We find flowers so beautiful that we make them a part of nearly every celebration, using them as expressions of joyful emotion. Look deeper into these wonders of nature, and you’ll find complex structures that have inspired many an architect and designer. Here are 12 gorgeous works of architecture and large-scale sculpture that have taken a petal or two from the handbook of flower design.
Lotus Temple, India
India’s Lotus Temple is a beautiful example of modern flower-inspired architecture, completed in 1986. A Bahai house of worship, it has been called the ‘Taj Mahal of the 20th century.”
Future Flower Art Installation by Tonkin Liu
This gorgeous metal installation by London architects Tonkin Liu is a wind-powered sculpture created as part of a regeneration project for the waterfront at Widnes. The perforated petals move, and at night, the whole thing lights up with LEDs powered by small wind turbines. The intensity of the lights changes according to the wind speed. “As a universal symbol the flower embodies the optimism for the future of Widnes, while its performance embraces the future of renewable energy.”
Fresh Flower by Tonkin Liu
The same architecture firm completed a gorgeous bloom-inspired temporary pavilion for the London Festival of Architecture. ‘Fresh Flower’ is a shade structure with 11 bright yellow petals that arch from the central stem down to the ground. LED lights within the stalk illuminate the pavilion.
Futuristic Flower Towers
Incredible glass and steel structures lift reflective ponds, tree groves, vast green lawns and other relaxing outdoor spaces high above the chaos of the city streets. Envisioned for large cities like London and New York, City in the Sky maintains gardens full of fresh air even as our biggest urban centers get increasingly polluted. The towers are topped by structures inspired by the lotus flower, the symbol of purity and cleanliness.

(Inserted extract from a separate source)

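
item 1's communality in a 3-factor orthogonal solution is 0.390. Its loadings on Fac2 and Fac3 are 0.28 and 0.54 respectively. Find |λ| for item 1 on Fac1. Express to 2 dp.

0.14

Under orthogonal rotation h² = Σλ², so λ_Fac1² = h² − (0.3700) = 0.390 − 0.3700 = 0.0200.
|λ| = √0.0200 = 0.1414.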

Lotus Flower ArtScience Museum, Singapore
The dynamic, almost geometric shape of the lotus flower also inspired the stunning ArtScience museum in Singapore, also known as ‘The Welcoming Hand of Singapore.’ Each of the curved petals or ‘fingertips’ arches up to the sky, ending in a large skylight. The dish-like center of the roof gathers rainwater and channels it to a reflecting pond.
Wison Headquarters
The shape of a flower is subtly integrated into the Wison Group headquarters in Shanghai in a way that you wouldn’t notice from the ground. AS architecture studio gave the complex a blooming flower shape that can be seen from above, with red volumes extending from a central white volume like petals.
Orquideorama Modular Flower Structures
Plan B Architects created this beautiful botanical garden in Medellin, Colombia with an organically expanding meshwork of modular wooden ‘flower-tree’ structures. The structures provide shade and visual interest in the center of the gardens.
Solar Flower Installation
A massive solar-powered flower illuminates the night as it travels to various events and festivals, like the Chelsea Flower Show. ‘London Urban Oasis‘ by architect Laurie Chetwood highlights solar technology, blooming during the day to reveal the solar panels on its petals and using that energy to power 350 strands of light fibers at night.
Wuhan Energy Flower
The Wuhan Energy Flower is up for the title of the most sustainable building ever built, a zero-energy building that’s essentially a research center for innovative energy and sustainability practices. Shaped like a flower, the structure collects rainwater and solar energy, and has wind turbines built into the vertical axis of its ‘pistil.’
Bloom-Shaped Hangzhou Sports Park
Hangzhou Sports Park is set to be the largest facility of its kind in China with an Olympic-sized stadium and extensive outdoor public spaces. The outer shell of the stadium was designed to mimic flower petals.
Underground Eco-house
This house is barely perceptible from ground level thanks to its subterranean construction in a unique flower petal arrangement. The flower inspiration for the home can only be seen when viewed from above.
Burj Khalifa
The hymenocallis flower inspired the shape of the jaw-dropping Burj Khalifa in Dubai, the tallest structure in the world. It’s an abstracted interpretation of this native desert flower, with three elements arranged around a central core.